Financial News

Europe Shines Spotlight On Shadow Banking

The murky world of shadow banking is the next target of financial regulators.

Shadow banking is carried out by financial organisations that are not banks, but offer credit on similar terms but are not subject to any of the rules and stress-testing that banks must comply with.

According to the European Union, these institutions have 51 trillion euros under their control, which is equivalent to almost a third of global financial assets.

The EU estimates that around 24 trillion euros of these funds are tied to the UK and the Eurozone single currency countries – with about 7 billion euros attached to the British economies.

The worry is this huge amount of cash washing around in the financial system is out of control of the regulators and could destabilise the work of governments and regulators to steady their economies following the banking crisis.

Money market funds

As a step towards regulating the shadow banking system, the European Commission is proposing new rules to govern money market funds.

The funds provide short-term funding for other financial institutions, businesses and governments.

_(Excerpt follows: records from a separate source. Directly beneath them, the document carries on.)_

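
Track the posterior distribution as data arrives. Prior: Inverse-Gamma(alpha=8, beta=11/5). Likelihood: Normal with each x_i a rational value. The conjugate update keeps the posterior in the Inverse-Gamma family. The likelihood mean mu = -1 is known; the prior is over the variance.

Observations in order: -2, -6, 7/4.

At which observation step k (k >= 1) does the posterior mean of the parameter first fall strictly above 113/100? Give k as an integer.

obs 1: x=-2 → posterior Inverse-Gamma(17/2, 27/10)
obs 2: x=-6 → posterior Inverse-Gamma(9, 76/5)
obs 3: x=7/4 → posterior Inverse-Gamma(19/2, 3037/160)

k = 2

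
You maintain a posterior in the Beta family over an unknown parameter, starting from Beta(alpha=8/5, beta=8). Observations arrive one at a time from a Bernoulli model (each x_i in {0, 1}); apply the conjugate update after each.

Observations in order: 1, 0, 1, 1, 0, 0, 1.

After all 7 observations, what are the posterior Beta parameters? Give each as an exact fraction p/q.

obs 1: x=1 → posterior Beta(13/5, 8)
obs 2: x=0 → posterior Beta(13/5, 9)
obs 3: x=1 → posterior Beta(18/5, 9)
obs 4: x=1 → posterior Beta(23/5, 9)
obs 5: x=0 → posterior Beta(23/5, 10)
obs 6: x=0 → posterior Beta(23/5, 11)
obs 7: x=1 → posterior Beta(28/5, 11)

alpha=28/5, beta=11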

In Europe, almost a quarter of short-term debt securities issued by governments or the corporate sector are held by money market funds.

The funds also hold nearly 40% of short-term debt issued by banks.

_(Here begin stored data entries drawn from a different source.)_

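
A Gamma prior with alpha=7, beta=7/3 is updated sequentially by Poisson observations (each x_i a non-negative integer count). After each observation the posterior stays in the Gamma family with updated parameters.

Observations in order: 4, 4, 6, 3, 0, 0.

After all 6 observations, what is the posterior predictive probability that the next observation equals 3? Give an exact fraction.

31175062531474395655095577239990234375/147971085327023994922199679702520561664

obs 1: x=4 → posterior Gamma(11, 10/3)
obs 2: x=4 → posterior Gamma(15, 13/3)
obs 3: x=6 → posterior Gamma(21, 16/3)
obs 4: x=3 → posterior Gamma(24, 19/3)
obs 5: x=0 → posterior Gamma(24, 22/3)
obs 6: x=0 → posterior Gamma(24, 25/3)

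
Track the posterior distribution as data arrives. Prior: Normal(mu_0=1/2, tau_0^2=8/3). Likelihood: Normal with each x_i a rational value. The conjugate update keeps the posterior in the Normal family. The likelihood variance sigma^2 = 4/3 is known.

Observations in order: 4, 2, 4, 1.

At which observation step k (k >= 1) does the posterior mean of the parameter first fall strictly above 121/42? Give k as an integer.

obs 1: x=4 → posterior Normal(17/6, 8/9)
obs 2: x=2 → posterior Normal(5/2, 8/15)
obs 3: x=4 → posterior Normal(41/14, 8/21)
obs 4: x=1 → posterior Normal(5/2, 8/27)

k = 3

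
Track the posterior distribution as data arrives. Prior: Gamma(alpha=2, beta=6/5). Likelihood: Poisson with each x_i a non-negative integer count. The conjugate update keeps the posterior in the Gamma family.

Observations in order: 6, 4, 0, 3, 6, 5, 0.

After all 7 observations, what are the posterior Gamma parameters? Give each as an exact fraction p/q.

obs 1: x=6 → posterior Gamma(8, 11/5)
obs 2: x=4 → posterior Gamma(12, 16/5)
obs 3: x=0 → posterior Gamma(12, 21/5)
obs 4: x=3 → posterior Gamma(15, 26/5)
obs 5: x=6 → posterior Gamma(21, 31/5)
obs 6: x=5 → posterior Gamma(26, 36/5)
obs 7: x=0 → posterior Gamma(26, 41/5)

alpha=26, beta=41/5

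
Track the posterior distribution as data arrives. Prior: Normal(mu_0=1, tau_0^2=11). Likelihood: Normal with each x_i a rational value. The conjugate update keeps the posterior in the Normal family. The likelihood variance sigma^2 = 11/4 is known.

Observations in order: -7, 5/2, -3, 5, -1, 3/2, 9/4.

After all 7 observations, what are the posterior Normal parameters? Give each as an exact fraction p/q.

mu_0=2/29, tau_0^2=11/29

obs 1: x=-7 → posterior Normal(-27/5, 11/5)
obs 2: x=5/2 → posterior Normal(-17/9, 11/9)
obs 3: x=-3 → posterior Normal(-29/13, 11/13)
obs 4: x=5 → posterior Normal(-9/17, 11/17)
obs 5: x=-1 → posterior Normal(-13/21, 11/21)
obs 6: x=3/2 → posterior Normal(-7/25, 11/25)
obs 7: x=9/4 → posterior Normal(2/29, 11/29)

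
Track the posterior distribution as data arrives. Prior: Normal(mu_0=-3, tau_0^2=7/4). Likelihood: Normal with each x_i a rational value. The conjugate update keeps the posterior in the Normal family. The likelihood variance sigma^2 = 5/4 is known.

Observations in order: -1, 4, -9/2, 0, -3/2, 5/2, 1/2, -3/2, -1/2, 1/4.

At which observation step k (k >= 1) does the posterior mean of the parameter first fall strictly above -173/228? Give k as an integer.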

Because of this underlying network of links between banks, companies and governments with money market funds, regulators want to make sure any problems in the sector do not undermine the slow economic recovery in the EU.

Tighter controls

The new proposals will call for tighter control of money market funds, bringing their governance more into line with that banks face.

Internal Market and Services Commissioner Michel Barnier said: “The European commission has worked hard to establish a comprehensive regulatory program for banks and markets.

“Now, the shadow banking system needs bringing under control in the same way because of the financial risks it poses to banks, business and governments by working outside of the regulatory network.

“At the same time, we understand the important role the shadow banking system plays in Europe and we want to strengthen rather than weaken the money market funds.”

The EU wants to bring money market funds under control as soon as possible, as the markets are global and any financial crisis outside Europe could affect debts owed by banks, business and governments within Europe.